Moni Ovadia
L’Unità, 8-01-2011
Il diktat di Marchionne agli operai della Fiat è solo la punta dell’iceberg di un sistematico attacco all’autonomia della democrazia che mira a sottomettere le società planetarie al potere esclusivo dell’economia. Il processo di disgregazione dell’indipendenza della politica dalle pretese totalitarie dei potentati economico-finanziari è iniziato all’indomani del crollo del comunismo. La sconfitta del sistema che si proponeva come alternativa al capitalismo, ha dato il segnale a quei potentati che il terreno era sgombro e che era tempo di abbandonare ogni remora per partire all’attacco delle pretese democratiche di vigilare sui mercati per prevenirne abusi e degenerazioni illiberali. Fatta carne da macello di ogni mediazione socialdemocratica la grande manovra per la conquista planetaria è partita con una vasta campagna ideologica travestita da scienza economica.
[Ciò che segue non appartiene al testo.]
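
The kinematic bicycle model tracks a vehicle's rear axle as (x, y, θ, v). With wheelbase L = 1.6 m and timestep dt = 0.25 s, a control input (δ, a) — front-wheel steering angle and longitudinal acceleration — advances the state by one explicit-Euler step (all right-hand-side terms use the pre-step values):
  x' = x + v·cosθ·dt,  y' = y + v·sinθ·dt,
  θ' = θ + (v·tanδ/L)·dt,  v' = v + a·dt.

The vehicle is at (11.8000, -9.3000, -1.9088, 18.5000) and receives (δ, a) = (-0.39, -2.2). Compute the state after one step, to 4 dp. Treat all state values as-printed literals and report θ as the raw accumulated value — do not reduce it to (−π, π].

(10.2663, -13.6633, -3.0970, 17.9500)

x' = 11.8000 + 18.5000·cos(-1.9088)·0.25 = 10.2663
y' = -9.3000 + 18.5000·sin(-1.9088)·0.25 = -13.6633
θ' = -1.9088 + (18.5000/1.6)·tan(-0.39)·0.25 = -3.0970
v' = 18.5000 − 2.2000·0.25 = 17.9500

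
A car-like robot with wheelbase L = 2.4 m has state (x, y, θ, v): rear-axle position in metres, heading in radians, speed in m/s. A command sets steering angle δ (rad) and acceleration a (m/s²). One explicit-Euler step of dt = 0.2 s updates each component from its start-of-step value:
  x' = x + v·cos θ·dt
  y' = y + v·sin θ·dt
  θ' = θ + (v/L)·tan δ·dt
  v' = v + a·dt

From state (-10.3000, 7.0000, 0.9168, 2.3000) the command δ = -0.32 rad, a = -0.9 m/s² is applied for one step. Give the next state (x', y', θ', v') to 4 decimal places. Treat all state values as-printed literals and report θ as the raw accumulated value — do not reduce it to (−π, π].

x' = -10.3000 + 2.3000·cos(0.9168)·0.2 = -10.0202
y' = 7.0000 + 2.3000·sin(0.9168)·0.2 = 7.3651
θ' = 0.9168 + (2.3000/2.4)·tan(-0.32)·0.2 = 0.8533
v' = 2.3000 − 0.9000·0.2 = 2.1200

(-10.0202, 7.3651, 0.8533, 2.1200)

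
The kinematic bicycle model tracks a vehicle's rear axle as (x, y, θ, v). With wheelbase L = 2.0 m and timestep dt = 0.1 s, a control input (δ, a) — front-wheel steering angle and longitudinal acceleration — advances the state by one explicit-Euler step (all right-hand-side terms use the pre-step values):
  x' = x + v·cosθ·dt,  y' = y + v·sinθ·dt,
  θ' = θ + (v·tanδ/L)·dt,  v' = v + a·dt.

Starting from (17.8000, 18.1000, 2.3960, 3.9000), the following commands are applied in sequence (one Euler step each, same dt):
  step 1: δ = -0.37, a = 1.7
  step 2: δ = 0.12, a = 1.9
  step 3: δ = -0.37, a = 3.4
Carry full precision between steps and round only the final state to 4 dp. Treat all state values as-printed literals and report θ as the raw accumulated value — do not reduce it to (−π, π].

after step 1 (δ=-0.37, a=1.7): (17.513472, 18.364579, 2.320367, 4.070000)
after step 2 (δ=0.12, a=1.9): (17.236173, 18.662495, 2.344905, 4.260000)
after step 3 (δ=-0.37, a=3.4): (16.938366, 18.967104, 2.262290, 4.600000)

(16.9384, 18.9671, 2.2623, 4.6000)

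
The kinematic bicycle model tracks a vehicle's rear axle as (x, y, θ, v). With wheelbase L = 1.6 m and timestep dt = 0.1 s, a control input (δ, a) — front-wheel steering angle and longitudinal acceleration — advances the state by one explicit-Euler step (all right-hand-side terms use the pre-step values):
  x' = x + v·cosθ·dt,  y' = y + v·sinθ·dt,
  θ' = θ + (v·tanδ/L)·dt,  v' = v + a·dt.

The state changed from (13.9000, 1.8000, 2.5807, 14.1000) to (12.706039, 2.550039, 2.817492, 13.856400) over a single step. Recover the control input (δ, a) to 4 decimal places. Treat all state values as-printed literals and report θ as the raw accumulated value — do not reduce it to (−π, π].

δ = 0.2625, a = -2.4360

a = (v'−v)/dt = (-0.243600)/0.1 = -2.4360
Δθ = θ'−θ = 0.236792;  (v·dt/L) = 14.1000·0.1/1.6 = 0.881250
tan δ = Δθ·L/(v·dt) = 0.268700  →  δ = 0.2625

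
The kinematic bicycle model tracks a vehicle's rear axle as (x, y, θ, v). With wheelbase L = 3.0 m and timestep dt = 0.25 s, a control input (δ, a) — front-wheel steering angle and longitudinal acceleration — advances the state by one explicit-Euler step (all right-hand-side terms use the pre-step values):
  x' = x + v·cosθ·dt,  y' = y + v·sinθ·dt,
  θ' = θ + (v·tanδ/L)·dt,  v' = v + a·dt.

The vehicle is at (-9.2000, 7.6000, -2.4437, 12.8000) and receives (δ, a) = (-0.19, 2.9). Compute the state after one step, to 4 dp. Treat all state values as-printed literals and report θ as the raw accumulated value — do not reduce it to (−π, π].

x' = -9.2000 + 12.8000·cos(-2.4437)·0.25 = -11.6518
y' = 7.6000 + 12.8000·sin(-2.4437)·0.25 = 5.5437
θ' = -2.4437 + (12.8000/3.0)·tan(-0.19)·0.25 = -2.6488
v' = 12.8000 + 2.9000·0.25 = 13.5250

(-11.6518, 5.5437, -2.6488, 13.5250)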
I grandi economisti dell’iperliberismo selvaggio, dai Chicago Boys del premio nobel Milton Friedman fino all’ultrareazionario Robert Lucas, hanno edificato una micidiale ideologia assolutista basandola su pseudo assiomi e spacciandola per scienza rigorosa. Giulio Tremonti, il nostro superministro dell’economia in tempi recenti ebbe a definirla mercatismo, a me, qualche anno prima, è capitato, en passant, di definirla mercatolatria e di proporre per i suoi teorici l’appellativo di stalinisti del mercato. Le teorie di questi geni hanno predisposto poderosi strumenti scientifici atti a santificare la finanza speculativa responsabile dell’ultima devastante crisi. La crisi non ha neppure sfiorato il credo ideologico dei gangster della finanza. Grazie al soccorso dei soldi pubblici sono pronti a ricominciare, perché il loro scopo ultimo è quello di sostituire le società dei diritti con società anomiche, cioé senza norme e fondate sul ricatto dei ricchi.